We’re excited to invite you to this year's Harry Street Lecture, a highlight of our academic calendar. The lecture will be delivered by recently appointed Acting Justice of the Constitutional Court of South Africa Professor David Bilchitz, University of Johannesburg & University of Reading, as he delves into a critical contemporary issue: the accessibility of life-saving medications.
• Date: Wednesday, 29 January 2025
• Time: 5.30pm-8pm, Drinks Reception from 6.30pm
• Location: Roscoe Building: Theatre B, University of Manchester and online
This is a hybrid event- Please reserve your place via Eventbrite
Using the recent National Institute for Health Care and Excellence (NICE) decision regarding the use of breast cancer drug Enhertu in the NHS as a compelling case study, the lecture will question the current media focus on the government's obligations and instead shift the focus to the responsibilities of pharmaceutical companies to make life-saving drugs available at affordable prices. You can read further details regarding the lecture content and Professor Bilchitz below.
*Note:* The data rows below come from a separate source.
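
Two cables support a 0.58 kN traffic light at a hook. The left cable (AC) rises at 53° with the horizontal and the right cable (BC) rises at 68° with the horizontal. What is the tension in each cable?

ΣF_x = 0: −T_AC·cos53° + T_BC·cos68° = 0 → T_BC = 1.60653·T_AC.
ΣF_y = 0: T_AC·sin53° + T_BC·sin68° = 0.58.
Substitute: T_AC·(0.798636 + 1.60653·0.927184) = 0.58 → T_AC = 0.253476 ≈ 0.2535 kN.
Then T_BC = 1.60653 × 0.253476 = 0.4072 kN.

T_AC = 0.2535 kN, T_BC = 0.4072 kN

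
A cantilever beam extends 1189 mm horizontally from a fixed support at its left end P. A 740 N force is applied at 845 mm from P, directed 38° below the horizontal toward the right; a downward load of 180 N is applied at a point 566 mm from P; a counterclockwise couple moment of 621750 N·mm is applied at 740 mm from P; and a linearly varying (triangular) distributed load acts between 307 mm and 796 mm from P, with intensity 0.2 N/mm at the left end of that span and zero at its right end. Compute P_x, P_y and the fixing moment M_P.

P_x = -583.1 N, P_y = 684.5 N, M_P = -111900 N·mm

Resultant of the triangular load: ½ × 0.2 × 489 = 48.9 N, acting at 470 mm from P (one-third of the span from the peak).
ΣF_x = 0: P_x + 740·cos38° = 0 → P_x = -583.1 N.
ΣF_y = 0: P_y − 740·sin38° − 180 − ½·0.2·489 = 0 → P_y = 684.5 N.
ΣM about P: M_P − 740·sin38°·845 − 180·566 + 621750 − (½·0.2·489)·470 = 0 → M_P = -111900 N·mm.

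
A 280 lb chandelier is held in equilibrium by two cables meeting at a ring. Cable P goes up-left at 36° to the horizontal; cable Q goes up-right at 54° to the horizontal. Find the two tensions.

ΣF_x = 0: −T_P·cos36° + T_Q·cos54° = 0 → T_Q = 1.37638·T_P.
ΣF_y = 0: T_P·sin36° + T_Q·sin54° = 280.
Substitute: T_P·(0.587785 + 1.37638·0.809017) = 280 → T_P = 164.58 ≈ 164.6 lb.
Then T_Q = 1.37638 × 164.58 = 226.5 lb.

T_P = 164.6 lb, T_Q = 226.5 lb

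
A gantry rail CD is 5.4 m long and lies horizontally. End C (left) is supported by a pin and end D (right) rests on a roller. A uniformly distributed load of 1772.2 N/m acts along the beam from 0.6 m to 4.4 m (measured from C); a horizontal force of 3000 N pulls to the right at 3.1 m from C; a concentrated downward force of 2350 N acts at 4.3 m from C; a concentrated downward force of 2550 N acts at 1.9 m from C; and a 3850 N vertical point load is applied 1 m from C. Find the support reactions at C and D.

C_x = -3000 N, C_y = 8885 N, D_y = 6599 N

Resultant of the distributed load: 1772.2 × 3.8 = 6734.36 N at 2.5 m from C.
ΣM about C: D_y·5.4 − (1772.2·3.8)·2.5 − 2350·4.3 − 2550·1.9 − 3850·1 = 0 → D_y = 35635.9/5.4 = 6599.24 ≈ 6599 N.
ΣF_y = 0: C_y + 6599.24 − 1772.2·3.8 − 2350 − 2550 − 3850 = 0 → C_y = 8885 N.
ΣF_x = 0: C_x + 3000 = 0 → C_x = -3000 N.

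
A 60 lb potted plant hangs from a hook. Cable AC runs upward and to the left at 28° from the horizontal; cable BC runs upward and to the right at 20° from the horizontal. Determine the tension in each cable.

T_AC = 75.87 lb, T_BC = 71.29 lb

ΣF_x = 0: −T_AC·cos28° + T_BC·cos20° = 0 → T_BC = 0.939613·T_AC.
ΣF_y = 0: T_AC·sin28° + T_BC·sin20° = 60.
Substitute: T_AC·(0.469472 + 0.939613·0.34202) = 60 → T_AC = 75.8688 ≈ 75.87 lb.
Then T_BC = 0.939613 × 75.8688 = 71.29 lb.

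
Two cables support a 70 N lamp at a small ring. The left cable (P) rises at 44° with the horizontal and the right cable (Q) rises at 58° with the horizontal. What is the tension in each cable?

T_P = 37.92 N, T_Q = 51.48 N

ΣF_x = 0: −T_P·cos44° + T_Q·cos58° = 0 → T_Q = 1.35745·T_P.
ΣF_y = 0: T_P·sin44° + T_Q·sin58° = 70.
Substitute: T_P·(0.694658 + 1.35745·0.848048) = 70 → T_P = 37.9231 ≈ 37.92 N.
Then T_Q = 1.35745 × 37.9231 = 51.48 N.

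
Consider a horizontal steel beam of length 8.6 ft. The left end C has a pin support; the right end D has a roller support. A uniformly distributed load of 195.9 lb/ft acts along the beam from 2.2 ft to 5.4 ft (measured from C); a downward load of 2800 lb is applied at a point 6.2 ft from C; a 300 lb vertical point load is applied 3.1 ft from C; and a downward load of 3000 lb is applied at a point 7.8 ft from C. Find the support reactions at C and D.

C_x = 0, C_y = 1602 lb, D_y = 5125 lb

Resultant of the distributed load: 195.9 × 3.2 = 626.88 lb at 3.8 ft from C.
Taking moments about C: D_y·8.6 − (195.9·3.2)·3.8 − 2800·6.2 − 300·3.1 − 3000·7.8 = 0 → D_y = 44072.144/8.6 = 5124.67 ≈ 5125 lb.
ΣF_y = 0: C_y + 5124.67 − 195.9·3.2 − 2800 − 300 − 3000 = 0 → C_y = 1602 lb.
ΣF_x = 0: no horizontal applied forces, so C_x = 0.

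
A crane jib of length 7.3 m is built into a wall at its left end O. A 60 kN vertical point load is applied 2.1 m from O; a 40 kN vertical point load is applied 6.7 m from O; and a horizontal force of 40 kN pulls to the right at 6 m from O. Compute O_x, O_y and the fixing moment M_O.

O_x = -40.00 kN, O_y = 100.0 kN, M_O = 394.0 kN·m

ΣF_x = 0: O_x + 40 = 0 → O_x = -40.00 kN.
ΣF_y = 0: O_y − 60 − 40 = 0 → O_y = 100.0 kN.
ΣM about O: M_O − 60·2.1 − 40·6.7 = 0 → M_O = 394.0 kN·m.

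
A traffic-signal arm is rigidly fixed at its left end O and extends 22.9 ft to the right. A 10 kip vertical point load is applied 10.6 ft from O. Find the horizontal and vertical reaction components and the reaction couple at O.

ΣF_x = 0: O_x = 0.
ΣF_y = 0: O_y − 10 = 0 → O_y = 10.00 kip.
ΣM about O: M_O − 10·10.6 = 0 → M_O = 106.0 kip·ft.

O_x = 0, O_y = 10.00 kip, M_O = 106.0 kip·ft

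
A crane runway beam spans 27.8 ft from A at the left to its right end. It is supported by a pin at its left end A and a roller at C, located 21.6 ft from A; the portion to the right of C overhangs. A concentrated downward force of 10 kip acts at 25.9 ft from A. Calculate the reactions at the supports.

A_x = 0, A_y = -1.991 kip, C_y = 11.99 kip

ΣM about A: C_y·21.6 − 10·25.9 = 0 → C_y = 259/21.6 = 11.9907 ≈ 11.99 kip.
ΣF_y = 0: A_y + 11.9907 − 10 = 0 → A_y = -1.991 kip.
ΣF_x = 0: no horizontal applied forces, so A_x = 0.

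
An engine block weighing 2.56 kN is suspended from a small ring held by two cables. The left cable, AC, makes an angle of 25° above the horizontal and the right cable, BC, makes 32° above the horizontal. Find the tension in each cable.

T_AC = 2.589 kN, T_BC = 2.766 kN

ΣF_x = 0: −T_AC·cos25° + T_BC·cos32° = 0 → T_BC = 1.0687·T_AC.
ΣF_y = 0: T_AC·sin25° + T_BC·sin32° = 2.56.
Substitute: T_AC·(0.422618 + 1.0687·0.529919) = 2.56 → T_AC = 2.58862 ≈ 2.589 kN.
Then T_BC = 1.0687 × 2.58862 = 2.766 kN.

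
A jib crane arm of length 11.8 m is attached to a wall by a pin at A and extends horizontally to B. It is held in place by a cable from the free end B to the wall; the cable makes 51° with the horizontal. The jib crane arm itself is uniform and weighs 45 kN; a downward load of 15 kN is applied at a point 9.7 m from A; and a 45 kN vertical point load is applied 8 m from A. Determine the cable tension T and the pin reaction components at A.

T = 84.08 kN, A_x = 52.91 kN, A_y = 39.66 kN

ΣM about A: T·sin51°·11.8 − 45·5.9 − 15·9.7 − 45·8 = 0 → T = 771/(11.8·0.777146) = 84.0756 ≈ 84.08 kN.
ΣF_x = 0: A_x − T·cos51° = 0 → A_x = 84.0756 × 0.62932 = 52.91 kN.
ΣF_y = 0: A_y + T·sin51° − 45 − 15 − 45 = 0 → A_y = 105 − 84.0756 × 0.777146 = 39.66 kN.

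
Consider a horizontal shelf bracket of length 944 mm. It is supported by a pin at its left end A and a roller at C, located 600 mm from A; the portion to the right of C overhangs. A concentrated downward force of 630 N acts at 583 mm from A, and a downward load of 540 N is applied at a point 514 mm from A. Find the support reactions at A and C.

Moments about A: C_y·600 − 630·583 − 540·514 = 0 → C_y = 644850/600 = 1074.75 ≈ 1075 N.
ΣF_y = 0: A_y + 1074.75 − 630 − 540 = 0 → A_y = 95.25 N.
ΣF_x = 0: no horizontal applied forces, so A_x = 0.

A_x = 0, A_y = 95.25 N, C_y = 1075 N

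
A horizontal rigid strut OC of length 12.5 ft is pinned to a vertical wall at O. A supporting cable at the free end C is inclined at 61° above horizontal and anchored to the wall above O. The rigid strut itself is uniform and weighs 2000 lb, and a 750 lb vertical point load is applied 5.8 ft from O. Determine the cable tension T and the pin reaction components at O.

ΣM about O: T·sin61°·12.5 − 2000·6.25 − 750·5.8 = 0 → T = 16850/(12.5·0.87462) = 1541.24 ≈ 1541 lb.
ΣF_x = 0: O_x − T·cos61° = 0 → O_x = 1541.24 × 0.48481 = 747.2 lb.
ΣF_y = 0: O_y + T·sin61° − 2000 − 750 = 0 → O_y = 2750 − 1541.24 × 0.87462 = 1402 lb.

T = 1541 lb, O_x = 747.2 lb, O_y = 1402 lb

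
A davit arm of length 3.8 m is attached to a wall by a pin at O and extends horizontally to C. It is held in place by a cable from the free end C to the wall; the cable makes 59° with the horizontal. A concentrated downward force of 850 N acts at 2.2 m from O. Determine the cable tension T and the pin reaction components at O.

T = 574.1 N, O_x = 295.7 N, O_y = 357.9 N

ΣM about O: T·sin59°·3.8 − 850·2.2 = 0 → T = 1870/(3.8·0.857167) = 574.107 ≈ 574.1 N.
ΣF_x = 0: O_x − T·cos59° = 0 → O_x = 574.107 × 0.515038 = 295.7 N.
ΣF_y = 0: O_y + T·sin59° − 850 = 0 → O_y = 850 − 574.107 × 0.857167 = 357.9 N.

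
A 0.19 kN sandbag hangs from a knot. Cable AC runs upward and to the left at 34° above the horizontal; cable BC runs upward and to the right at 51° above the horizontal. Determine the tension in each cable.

ΣF_x = 0: −T_AC·cos34° + T_BC·cos51° = 0 → T_BC = 1.31735·T_AC.
ΣF_y = 0: T_AC·sin34° + T_BC·sin51° = 0.19.
Substitute: T_AC·(0.559193 + 1.31735·0.777146) = 0.19 → T_AC = 0.120028 ≈ 0.1200 kN.
Then T_BC = 1.31735 × 0.120028 = 0.1581 kN.

T_AC = 0.1200 kN, T_BC = 0.1581 kN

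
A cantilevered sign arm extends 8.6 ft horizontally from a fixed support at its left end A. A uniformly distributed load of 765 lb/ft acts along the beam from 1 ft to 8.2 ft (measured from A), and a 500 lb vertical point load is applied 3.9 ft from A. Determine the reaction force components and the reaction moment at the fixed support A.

Resultant of the distributed load: 765 × 7.2 = 5508 lb at 4.6 ft from A.
ΣF_x = 0: A_x = 0.
ΣF_y = 0: A_y − 765·7.2 − 500 = 0 → A_y = 6008 lb.
ΣM about A: M_A − (765·7.2)·4.6 − 500·3.9 = 0 → M_A = 27290 lb·ft.

A_x = 0, A_y = 6008 lb, M_A = 27290 lb·ft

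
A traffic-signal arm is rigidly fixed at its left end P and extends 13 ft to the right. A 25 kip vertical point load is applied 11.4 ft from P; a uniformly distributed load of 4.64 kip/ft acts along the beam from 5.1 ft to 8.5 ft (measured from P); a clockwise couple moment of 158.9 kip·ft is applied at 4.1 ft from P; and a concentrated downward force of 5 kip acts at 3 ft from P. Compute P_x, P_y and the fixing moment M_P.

P_x = 0, P_y = 45.78 kip, M_P = 566.2 kip·ft

Resultant of the distributed load: 4.64 × 3.4 = 15.776 kip at 6.8 ft from P.
ΣF_x = 0: P_x = 0.
ΣF_y = 0: P_y − 25 − 4.64·3.4 − 5 = 0 → P_y = 45.78 kip.
ΣM about P: M_P − 25·11.4 − (4.64·3.4)·6.8 − 158.9 − 5·3 = 0 → M_P = 566.2 kip·ft.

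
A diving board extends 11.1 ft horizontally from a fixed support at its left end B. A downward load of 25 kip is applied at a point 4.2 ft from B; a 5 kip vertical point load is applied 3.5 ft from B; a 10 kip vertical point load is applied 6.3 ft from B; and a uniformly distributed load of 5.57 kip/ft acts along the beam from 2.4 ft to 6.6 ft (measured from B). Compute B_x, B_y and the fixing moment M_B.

B_x = 0, B_y = 63.39 kip, M_B = 290.8 kip·ft

Resultant of the distributed load: 5.57 × 4.2 = 23.394 kip at 4.5 ft from B.
ΣF_x = 0: B_x = 0.
ΣF_y = 0: B_y − 25 − 5 − 10 − 5.57·4.2 = 0 → B_y = 63.39 kip.
ΣM about B: M_B − 25·4.2 − 5·3.5 − 10·6.3 − (5.57·4.2)·4.5 = 0 → M_B = 290.8 kip·ft.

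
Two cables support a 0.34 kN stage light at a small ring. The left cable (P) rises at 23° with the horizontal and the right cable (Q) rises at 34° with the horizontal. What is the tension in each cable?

T_P = 0.3361 kN, T_Q = 0.3732 kN

ΣF_x = 0: −T_P·cos23° + T_Q·cos34° = 0 → T_Q = 1.11033·T_P.
ΣF_y = 0: T_P·sin23° + T_Q·sin34° = 0.34.
Substitute: T_P·(0.390731 + 1.11033·0.559193) = 0.34 → T_P = 0.336095 ≈ 0.3361 kN.
Then T_Q = 1.11033 × 0.336095 = 0.3732 kN.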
The lecture will run for roughly 45 minutes followed by a Q&A and drinks reception starting at 6.30pm. Online attendees will be able to submit questions via the Zoom chat function and a member of staff will read them to Professor Bilchitz on your behalf.
Lecture Abstract:
In 2024, the National Institute for Health Care and Excellence (NICE) decided that a life-saving breast cancer drug Enhertu could not be made available on the NHS in England and Wales, largely due to the high price being charged by pharmaceutical corporations. Much of the subsequent outcry in the media has been focused on government’s obligations to ensure access to life-saving drugs. Yet, very little discussion has been focused on the obligations of pharmaceutical companies to make such life-saving drugs available at an affordable price. This lecture will consider the question of whether corporations have positive obligations to take active steps to assist in the realization of fundamental rights, and, if they do, how to determine the extent of their obligations. First, I will consider the case for recognizing that corporations have positive obligations. I will provide reasons for rejecting the position in existing international frameworks such as the United Nations Guiding Principles on Business and Human Rights which confine corporate obligations to those involved in avoiding harm to fundamental rights. Secondly, I will turn to consider how to determine the substantive content and extent of those obligations. I will provide an analytical framework for addressing this question which involves multiple factors and a decision-making procedure for reaching a final determination. Throughout, I will use the example of access to life-saving medications by pharmaceutical manufacturers to illustrate the approach. Lastly, I consider how a recognition of positive obligations of corporations can practically be enshrined in law. I evaluate a promising approach adopted in India requiring corporations to spend 2% of their net profits on contribution to social projects and demonstrate, how suitably modified, such an approach can be harnessed to ensure corporations play their part in helping to realise our most basic of rights.
Speaker Biography:
David Bilchitz is a Professor of Fundamental Rights and Constitutional Law at the University of Johannesburg and Director of the South African Institute for Advanced Constitutional, Public, Human Rights and International Law (SAIFAC). He is also a part-time Professor of Law at the University of Reading in the United Kingdom. He was appointed as an Acting Justice of the Constitutional Court of South Africa from February to May 2024, the first full-time academic to have been appointed directly to act as judge on the Court in over 20 years.
He was Secretary-General of the International Association of Constitutional Law from 2013 to 2020 and is now a Vice-President of the Association. He was also chief organiser of the World Congress of Constitutional Law which brought constitutional academics from around the world to Johannesburg in 2022. He is also a Member of the Academy of Sciences of South Africa. He was awarded a Von Humboldt Foundation Fellowship in 2017 and between August 2017 and August 2018, served as a Visiting Research Professor at the Humboldt University in Berlin. He has a BA (Hons) LLB cum laude from the University of the Witwatersrand and an MPhil and PhD from the University of Cambridge.
Bilchitz has 2 monographs, 5 co-edited books, 1 textbook, 25 book chapters and 41 journal articles. His writing covers a range of topics including writings on proportionality, socio-economic rights, business and fundamental rights, the separation of powers, the rights of non-human animals, the tension between religion and equality and LGBT+ rights. He has advocated publicly for fundamental rights in various campaigns and submissions including being the legal advisor to a coalition of LGBT organisations in the successful campaign for same-sex marriage in South Africa and, later, in the successful campaign for a moratorium on the culling of elephants. He has also developed a blog – African Law Matters – for the discussion and advancement of fundamental rights on the African continent and been a founding partner in the Constitution Hill Debating Tournament, which educates learners about constitutional rights in South Africa.